The stump begins to ooze as Liston's bloodied hands reach for the
needle and thread. He ties off the blood vessel with a reef knot. A
'good, honest, devilish tight and hard knot,' as he will later tell his
students. He notices other, smaller, blood vessels and knots the ends
together, holding the thread in his mouth at one point to make sure
it is really tight.
    Liston shouts at a dresser to loosen the tourniquet. A gently
flowing stream of blood meanders between the ridges of the blanket
to drip into a pool on the floor. But the pool is small, not large
enough to be life threatening. The assistant allows the flesh he has
pulled aside to spring back so that the bone is once again covered
and protected by soft tissue. The two U-shaped flaps of skin are
pulled together over the stump. A thin line of coagulating blood
seeps between them.
    The operation is over. From first cut to final stitch, the whole
procedure has taken only thirty seconds. Thirty seconds of remarkable
dexterity, flashing blades, rapid movements and brilliant
showmanship. Thirty seconds of such pain that few patients are ever
able to put it adequately into words. The memory of those thirty
seconds will haunt them for the rest of their lives. If they live.
    Fortunately, the mortality rate from Robert Liston's operations
was remarkably good. Between 1835 and 1840 he conducted sixty-six
amputations. Ten of his patients died – a death rate of around one in
six. About a mile away at St Bartholomew's Hospital, surgeons were
sending one in four patients to the mortuary, or 'dead house', where
the all too frequent post-mortems took place.
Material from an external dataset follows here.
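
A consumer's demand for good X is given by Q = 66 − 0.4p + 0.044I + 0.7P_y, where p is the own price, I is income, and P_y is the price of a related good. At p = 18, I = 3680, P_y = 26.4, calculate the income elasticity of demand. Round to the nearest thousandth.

Evaluating quantity at (p, I, P_y) gives Q = 66 − 0.4(18) + 0.044(3680) + 0.7(26.4) = 66 − 7.2 + 161.92 + 18.48 = 239.2.
∂Q/∂I = +0.044, so E_I = 0.044·(3680/239.2) ≈ 0.677.
E_I ∈ (0,1): normal good (necessity).

0.677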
    Given that many surgeons were appointed through patronage
or, more usually, nepotism, there was a large degree of surgical
incompetence even in the most renowned hospitals. Surgeon
William Lucas at Guy's Hospital in south London was generally kept
away from the operating theatre for everyone's safety. In one thigh
amputation he cut the U-shaped flaps of skin the wrong way round
leaving a raw stump and a dismembered limb with two excess
flaps of skin. His botched operations (the word 'botched' became
synonymous with failed surgery) were notorious. They were thought
to be the main reason that a young dresser at Guy's, John Keats,
abandoned the surgical profession to become a poet.
    In rural areas the local physician was expected to carry out his
own operations. The medical literature of the day is littered with
accounts of attempted surgical procedures and their consequences.